Skip to content

LETTERS: Better energy sources available than Site C dam

Weekly letters to the editor from within the Sooke community.

Having just returned from the 11th annual Paddle for the Peace, it is disturbing to discover that the majority of people in B.C. support the building of the unnecessary and exorbitantly expensive Site C dam.

The dam will flood the equivalent of 6,568 football fields of invaluable farmland, cut off migration routes of ungulates and devastate ancient historic sites and fishing and hunting grounds of First Nations.

Are we not mad to be backing such a project?

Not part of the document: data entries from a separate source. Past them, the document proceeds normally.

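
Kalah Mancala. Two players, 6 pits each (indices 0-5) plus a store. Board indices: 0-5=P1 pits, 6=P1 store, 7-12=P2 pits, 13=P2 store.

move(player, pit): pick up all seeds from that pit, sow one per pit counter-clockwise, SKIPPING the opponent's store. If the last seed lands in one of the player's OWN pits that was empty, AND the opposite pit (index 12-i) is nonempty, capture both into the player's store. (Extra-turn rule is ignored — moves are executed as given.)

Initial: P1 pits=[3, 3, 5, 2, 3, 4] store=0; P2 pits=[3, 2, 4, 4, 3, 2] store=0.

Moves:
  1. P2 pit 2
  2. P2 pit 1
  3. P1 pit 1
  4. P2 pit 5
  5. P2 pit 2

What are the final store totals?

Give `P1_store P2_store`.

Answer: 0 2

Derivation:
Move 1: P2 pit2 -> P1=[3,3,5,2,3,4](0) P2=[3,2,0,5,4,3](1)
Move 2: P2 pit1 -> P1=[3,3,5,2,3,4](0) P2=[3,0,1,6,4,3](1)
Move 3: P1 pit1 -> P1=[3,0,6,3,4,4](0) P2=[3,0,1,6,4,3](1)
Move 4: P2 pit5 -> P1=[4,1,6,3,4,4](0) P2=[3,0,1,6,4,0](2)
Move 5: P2 pit2 -> P1=[4,1,6,3,4,4](0) P2=[3,0,0,7,4,0](2)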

I was disturbed when I visited the newly opened exhibit at the Bennett dam, where almost 50 years after that project was finished, there was an acknowledgement of the irreparable damage that was done to the local peoples and wildlife back in the 1960s. And yet, here we are about to do the same thing over again – on an even larger scale.

Even though Treaty 8 First Nations have filed a legal challenge against the project, B.C. Hydro is continuing to cut down huge swaths of trees and threaten the local farmers and ranchers with the expropriation of their land.

The dam has an $8 billion to $10 billion price tag – to be paid by you and me – and is said to be unnecessary by many experts, such as Dr. Harry Swain, former Site C panel chair and now outspoken opponent of the dam.

Plus, more than 200 academic professionals and scientists with the Royal Society of Canada have petitioned to halt the progression of the dam.

We have choices. If we need new energy sources in the future we can choose much more cost-effective and less environmentally damaging ones than the Site C dam.